Closed aishwaryajadhav closed 3 years ago

aishwaryajadhav commented 3 years ago

When specifying mixup>0, the code tries to load 2 audio files and if they are not the same length tries to scale waveform2 to the same shape as waveform1. There is a minor bug in the code that does this:

 if waveform1.shape[1] != waveform2.shape[1]:
        if waveform1.shape[1] > waveform2.shape[1]:
            # padding
            temp_wav = torch.zeros((1,waveform1.shape[1]))
            temp_wav[0, 0:waveform2.shape[1]] = waveform2
            waveform2 = temp_wav
        else:
            # cutting
            waveform2 = waveform2[0, 0:waveform1.shape[1]]

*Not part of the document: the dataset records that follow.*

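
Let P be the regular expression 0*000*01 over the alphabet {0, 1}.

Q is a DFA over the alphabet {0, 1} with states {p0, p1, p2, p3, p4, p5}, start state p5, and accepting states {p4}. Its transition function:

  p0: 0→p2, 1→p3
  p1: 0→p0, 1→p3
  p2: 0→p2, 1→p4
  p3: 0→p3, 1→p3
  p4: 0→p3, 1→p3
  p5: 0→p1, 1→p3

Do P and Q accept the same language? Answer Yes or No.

Yes

Converting the expression P to a DFA (subset construction, then merging equivalent states) gives the minimal DFA with states {r0, r1, r2, r3, r4, r5}, start state r0, accepting states {r5} and transitions r0: 0→r1, 1→r2; r1: 0→r3, 1→r2; r2: 0→r2, 1→r2; r3: 0→r4, 1→r2; r4: 0→r4, 1→r5; r5: 0→r2, 1→r2.
Exploring the product automaton P × Q from the start pair (r0, p5), following both machines on each input symbol, reaches 6 state pairs: (r0, p5), (r1, p1), (r2, p3), (r3, p0), (r4, p2), (r5, p4).
P accepts in {r5} and Q accepts in {p4}. In every reachable pair the two components are either both accepting — (r5, p4) — or both non-accepting, so no string is accepted by exactly one of the machines: L(P) \ L(Q) and L(Q) \ L(P) are both empty.
Hence every string is accepted by P iff it is accepted by Q, and the two languages coincide.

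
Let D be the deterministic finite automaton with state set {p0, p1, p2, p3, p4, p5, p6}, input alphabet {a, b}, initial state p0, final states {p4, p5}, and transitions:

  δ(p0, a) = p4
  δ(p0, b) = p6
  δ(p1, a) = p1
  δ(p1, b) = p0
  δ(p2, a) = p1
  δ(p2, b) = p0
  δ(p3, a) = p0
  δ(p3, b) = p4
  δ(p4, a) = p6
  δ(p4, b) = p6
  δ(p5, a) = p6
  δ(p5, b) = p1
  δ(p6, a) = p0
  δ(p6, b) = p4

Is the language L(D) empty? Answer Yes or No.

The string a is accepted: the run p0 → p4 ends in the accepting state p4.
Since at least one string is accepted, L(D) is not empty.

No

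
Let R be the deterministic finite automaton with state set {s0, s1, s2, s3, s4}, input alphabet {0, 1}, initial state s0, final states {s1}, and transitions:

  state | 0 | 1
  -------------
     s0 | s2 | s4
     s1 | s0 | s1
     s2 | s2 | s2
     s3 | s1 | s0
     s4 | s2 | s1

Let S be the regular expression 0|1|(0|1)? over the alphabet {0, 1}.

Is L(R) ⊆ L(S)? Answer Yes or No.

The string 11 is in L(R) but not in L(S).
So L(R) ⊄ L(S).

No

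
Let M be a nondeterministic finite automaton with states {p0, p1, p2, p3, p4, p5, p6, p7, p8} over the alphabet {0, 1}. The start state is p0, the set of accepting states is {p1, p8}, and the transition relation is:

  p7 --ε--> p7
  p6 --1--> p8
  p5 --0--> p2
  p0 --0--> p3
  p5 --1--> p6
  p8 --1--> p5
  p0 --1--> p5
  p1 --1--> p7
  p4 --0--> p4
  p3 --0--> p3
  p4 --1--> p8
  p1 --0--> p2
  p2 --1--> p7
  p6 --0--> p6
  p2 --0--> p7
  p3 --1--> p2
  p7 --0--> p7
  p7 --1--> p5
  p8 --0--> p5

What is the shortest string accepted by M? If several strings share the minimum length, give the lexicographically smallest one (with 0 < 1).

A breadth-first search from p0 reaches an accepting state first via the path p0 → p5 → p6 → p8 on input 111.
No string of length < 3 is accepted (BFS exhausts all shorter strings without reaching an accepting state), and 111 is the lexicographically least accepting string of length 3.

111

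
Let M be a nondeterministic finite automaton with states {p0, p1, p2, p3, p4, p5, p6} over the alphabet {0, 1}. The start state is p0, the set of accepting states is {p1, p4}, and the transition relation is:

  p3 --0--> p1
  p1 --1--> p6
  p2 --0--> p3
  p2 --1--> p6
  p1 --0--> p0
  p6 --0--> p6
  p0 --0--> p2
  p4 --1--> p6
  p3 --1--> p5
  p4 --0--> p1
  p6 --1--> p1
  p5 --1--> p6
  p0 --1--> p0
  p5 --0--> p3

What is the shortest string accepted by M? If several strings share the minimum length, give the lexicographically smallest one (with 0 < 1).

A breadth-first search from p0 reaches an accepting state first via the path p0 → p2 → p3 → p1 on input 000.
No string of length < 3 is accepted (BFS exhausts all shorter strings without reaching an accepting state), and 000 is the lexicographically least accepting string of length 3.

000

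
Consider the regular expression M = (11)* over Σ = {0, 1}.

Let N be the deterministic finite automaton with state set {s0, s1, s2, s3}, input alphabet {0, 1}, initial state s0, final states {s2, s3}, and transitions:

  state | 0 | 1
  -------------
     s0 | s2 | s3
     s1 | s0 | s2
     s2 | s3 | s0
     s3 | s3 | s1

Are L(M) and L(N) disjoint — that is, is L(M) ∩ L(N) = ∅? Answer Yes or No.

Yes

Converting the expression M to a DFA (subset construction, then merging equivalent states) gives the minimal DFA with states {m0, m1, m2}, start state m0, accepting states {m0} and transitions m0: 0→m1, 1→m2; m1: 0→m1, 1→m1; m2: 0→m1, 1→m0.
Exploring the product automaton M × N from the start pair (m0, s0), following both machines on each input symbol, reaches 8 state pairs: (m0, s0), (m1, s2), (m2, s3), (m1, s3), (m1, s0), (m0, s1), (m1, s1), (m2, s2).
M accepts in {m0} and N accepts in {s2, s3}; no reachable pair has both components accepting, so no string drives both machines to acceptance simultaneously and L(M) ∩ L(N) = ∅.
So no string is accepted by both, and the intersection is empty.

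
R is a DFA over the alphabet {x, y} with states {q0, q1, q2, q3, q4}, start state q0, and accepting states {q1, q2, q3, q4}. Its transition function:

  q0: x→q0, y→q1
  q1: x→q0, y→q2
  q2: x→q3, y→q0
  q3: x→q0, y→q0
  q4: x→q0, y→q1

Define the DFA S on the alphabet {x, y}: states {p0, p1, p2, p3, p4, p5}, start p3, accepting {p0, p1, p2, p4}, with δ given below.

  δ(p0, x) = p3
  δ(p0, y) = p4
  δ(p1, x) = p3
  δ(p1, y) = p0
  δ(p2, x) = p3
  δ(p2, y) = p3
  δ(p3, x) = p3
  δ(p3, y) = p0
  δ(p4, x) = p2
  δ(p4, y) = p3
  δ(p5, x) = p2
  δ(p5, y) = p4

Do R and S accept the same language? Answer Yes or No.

Yes

Exploring the product automaton R × S from the start pair (q0, p3), following both machines on each input symbol, reaches 4 state pairs: (q0, p3), (q1, p0), (q2, p4), (q3, p2).
R accepts in {q1, q2, q3, q4} and S accepts in {p0, p1, p2, p4}. In every reachable pair the two components are either both accepting — (q1, p0), (q2, p4), (q3, p2) — or both non-accepting, so no string is accepted by exactly one of the machines: L(R) \ L(S) and L(S) \ L(R) are both empty.
Hence every string is accepted by R iff it is accepted by S, and the two languages coincide.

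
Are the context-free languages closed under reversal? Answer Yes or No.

Yes

Reversing the right-hand side of every production of a context-free grammar for L gives a context-free grammar for Lᴿ (induction on derivation length).
So the context-free languages are closed under reversal.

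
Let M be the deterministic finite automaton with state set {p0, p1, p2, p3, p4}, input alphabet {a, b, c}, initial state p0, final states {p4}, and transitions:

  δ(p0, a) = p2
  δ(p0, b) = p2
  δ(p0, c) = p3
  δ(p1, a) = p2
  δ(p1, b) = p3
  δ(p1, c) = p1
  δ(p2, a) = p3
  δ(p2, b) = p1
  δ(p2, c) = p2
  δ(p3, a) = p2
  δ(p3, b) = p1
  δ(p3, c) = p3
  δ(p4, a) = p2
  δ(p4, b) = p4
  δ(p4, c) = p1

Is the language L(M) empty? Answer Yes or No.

The states reachable from the start state are {p0, p1, p2, p3}.
None of the accepting states {p4} is reachable, so no string is accepted and L(M) = ∅.

Yes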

In the above snippet, lines 4, 5, 9, don't work where the 1st dimension of the waveforms >1. Following minor tweaks should help:

if waveform1.shape[1] != waveform2.shape[1]:
      if waveform1.shape[1] > waveform2.shape[1]:
          # padding
          temp_wav = torch.zeros(waveform1.shape)
          temp_wav[:, 0:waveform2.shape[1]] = waveform2
          waveform2 = temp_wav
      else:
          # cutting
          waveform2 = waveform2[:, 0:waveform1.shape[1]]
YuanGongND commented 3 years ago

Hi there,

You are correct that these lines of code only work for single-channel audio, but that was intentional, as we want to get a single spectrogram from the waveform. So the code implicitly gets the first channel of the audio and abandons the other channels. I will add a comment on these codes.

Thanks for your suggestion.

-Yuan